Clarification of stress tests

Clarification of  stress tests

⁠Lenders will have to adopt a more uniform approach to mortgage stress tests, following a clarification of the rules by the Bank of England’s Financial Policy Committee (FPC).

The FPC is there to keep any risks that could threaten the resilience of the UK financial system in check, including making sure that lenders will be able to cope if borrowers can’t keep up with repayments.

It first recommended affordability stress testing in 2014, so that lenders could be certain borrowers would be able to afford the cost of their mortgage were interest rates to rise. The FPC originally suggested that lenders should focus on whether borrowers could cope with a 3% increase in the Bank Rate during the first five years.

However, lenders interpreted this in a range of different ways, not always feeding the increase through to their reversion rates. The reversion rate is the rate to which your mortgage will revert at the end of any special deal or fixed rate period, which means it is usually the lender’s Standard Variable Rate (SVR).

As a result, some lenders imposed more relaxed stress tests than others or took a more flexible approach when assessing borrowers’ outgoings.

What’s changing?

To ensure greater consistency across the market, in its latest twice-yearly Financial Stability Report, the FPC has amended its recommendation so that the stress test must relate to a three-percentage point increase in the lender’s current reversion rate. If the mortgage contract does not specify a reversion rate, the stress test must be three percentage points higher than the product rate at origination.

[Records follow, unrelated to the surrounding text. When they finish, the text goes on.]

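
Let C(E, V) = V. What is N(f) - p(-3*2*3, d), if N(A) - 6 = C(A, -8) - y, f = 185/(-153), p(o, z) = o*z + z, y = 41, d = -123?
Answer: -2134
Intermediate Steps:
p(o, z) = z + o*z
f = -185/153 (f = 185*(-1/153) = -185/153 ≈ -1.2092)
N(A) = -43 (N(A) = 6 + (-8 - 1*41) = 6 + (-8 - 41) = 6 - 49 = -43)
N(f) - p(-3*2*3, d) = -43 - (-123)*(1 - 3*2*3) = -43 - (-123)*(1 - 6*3) = -43 - (-123)*(1 - 18) = -43 - (-123)*(-17) = -43 - 1*2091 = -43 - 2091 = -2134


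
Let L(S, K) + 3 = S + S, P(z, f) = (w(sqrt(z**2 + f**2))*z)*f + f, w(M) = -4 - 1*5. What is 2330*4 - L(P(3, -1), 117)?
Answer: 9271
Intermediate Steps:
w(M) = -9 (w(M) = -4 - 5 = -9)
P(z, f) = f - 9*f*z (P(z, f) = (-9*z)*f + f = -9*f*z + f = f - 9*f*z)
L(S, K) = -3 + 2*S (L(S, K) = -3 + (S + S) = -3 + 2*S)
2330*4 - L(P(3, -1), 117) = 2330*4 - (-3 + 2*(-(1 - 9*3))) = 9320 - (-3 + 2*(-(1 - 27))) = 9320 - (-3 + 2*(-1*(-26))) = 9320 - (-3 + 2*26) = 9320 - (-3 + 52) = 9320 - 1*49 = 9320 - 49 = 9271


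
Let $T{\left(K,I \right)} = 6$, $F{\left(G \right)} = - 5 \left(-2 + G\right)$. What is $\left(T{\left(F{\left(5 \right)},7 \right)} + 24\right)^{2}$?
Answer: $900$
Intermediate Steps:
$F{\left(G \right)} = 10 - 5 G$
$\left(T{\left(F{\left(5 \right)},7 \right)} + 24\right)^{2} = \left(6 + 24\right)^{2} = 30^{2} = 900$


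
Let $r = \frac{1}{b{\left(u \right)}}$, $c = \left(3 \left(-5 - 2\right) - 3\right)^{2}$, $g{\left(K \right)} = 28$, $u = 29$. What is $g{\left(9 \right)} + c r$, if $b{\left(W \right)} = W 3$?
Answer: $\frac{1004}{29} \approx 34.621$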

This is not expected to result in any radical changes for those applying for a mortgage, but for some lenders who had operated a lower stress rate it could mean a slight reduction in the amount you can borrow.

What about buy-to-let rules?

The report also confirmed that there will be no further changes to buy-to-let affordability rules, given recent changes already introduced by the Prudential Regulation Authority (PRA).

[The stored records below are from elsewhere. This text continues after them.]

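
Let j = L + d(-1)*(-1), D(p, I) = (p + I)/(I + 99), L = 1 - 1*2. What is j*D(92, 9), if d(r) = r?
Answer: 0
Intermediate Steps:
L = -1 (L = 1 - 2 = -1)
D(p, I) = (I + p)/(99 + I)
j = 0 (j = -1 - 1*(-1) = -1 + 1 = 0)
j*D(92, 9) = 0*((9 + 92)/(99 + 9)) = 0*(101/108) = 0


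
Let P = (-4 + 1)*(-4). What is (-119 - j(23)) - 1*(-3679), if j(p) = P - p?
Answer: 3571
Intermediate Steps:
P = 12 (P = -3*(-4) = 12)
j(p) = 12 - p
(-119 - j(23)) - 1*(-3679) = (-119 - (12 - 1*23)) - 1*(-3679) = (-119 - (12 - 23)) + 3679 = (-119 - 1*(-11)) + 3679 = (-119 + 11) + 3679 = -108 + 3679 = 3571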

Since January, lenders have had to take the borrower’s income and personal circumstances into account as well as rental income when assessing buy-to-let mortgage applications.

Lenders must also apply a ‘stress test’ of a minimum interest rate of 5.5% for the first five years of the loan.

From the end of September, lenders will need to examine the whole portfolio when underwriting mortgages for landlords who own four or more mortgaged buy-to-let properties, rather than assessing each property on a standalone basis.